The U.S. trade deficit for December shrank dramatically, indicating that the nation’s economy actually strengthened at the end of last year -- contrary to what initial data indicated.
The trade deficit, which measures how much more Americans buy from foreigners compared to how much they sell foreigners, contracted to its narrowest in nearly three years, the Commerce Department said Friday.
Analysts polled by Thomson Reuters expected the deficit to shrink to $46 billion but it actually shrank 21 percent to $38.54 billion from a revised $48.61 in the previous month.
Much of the decrease stemmed from growing U.S. petroleum product exports and declining crude oil imports. Further, the price of those crude oil imports fell, which helped to narrow the trade deficit.

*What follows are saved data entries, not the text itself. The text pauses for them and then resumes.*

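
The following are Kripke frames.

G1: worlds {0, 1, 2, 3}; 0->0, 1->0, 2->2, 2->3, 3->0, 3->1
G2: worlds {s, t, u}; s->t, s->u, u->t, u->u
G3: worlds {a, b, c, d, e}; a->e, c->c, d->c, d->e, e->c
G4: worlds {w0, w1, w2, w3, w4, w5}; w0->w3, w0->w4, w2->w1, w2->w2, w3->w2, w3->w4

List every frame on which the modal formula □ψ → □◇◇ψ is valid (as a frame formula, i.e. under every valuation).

The schema corresponds to a generalized confluence (Geach) condition: ∀x ∀z (xRz → ∃w (xRw ∧ zR²w)).
G1: fails — 2R3 but no w with 2Rw and 3R²w.
G2: fails — sRt but no w with sRw and tR²w.
G3: fails — aRe but no w with aRw and eR²w.
G4: fails — w0Rw3 but no w with w0Rw and w3R²w.

none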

The surprisingly small trade deficit indicates that the initial U.S. government report that the economy contracted slightly in the fourth quarter will be revised to show growth instead.
“The Bureau of Economic Analysis assumed in its initial (fourth-quarter) GDP calculations that the deficit widened from a cumulative $516.8 billion annualized in the third quarter to $557.1 billion in the fourth, but the deficit ended up being broadly unchanged at $517.2 billion,” Paul Ashworth, chief U.S. economist with London-based Capital Economics, said.
“As a result, it looks like net trade was neutral for fourth-quarter GDP growth, whereas the first estimate assumed it subtracted 0.3 percent. Given that GDP only fell by minus 0.1 percent annualized, that would be enough to turn the loss into a gain.”
Earlier the Commerce Department had said that GDP in the fourth quarter fell at a 0.1 percent annual rate after growing at a 3.1 percent rate in the third quarter, the worst performance since the second quarter of 2009, when the recession ended.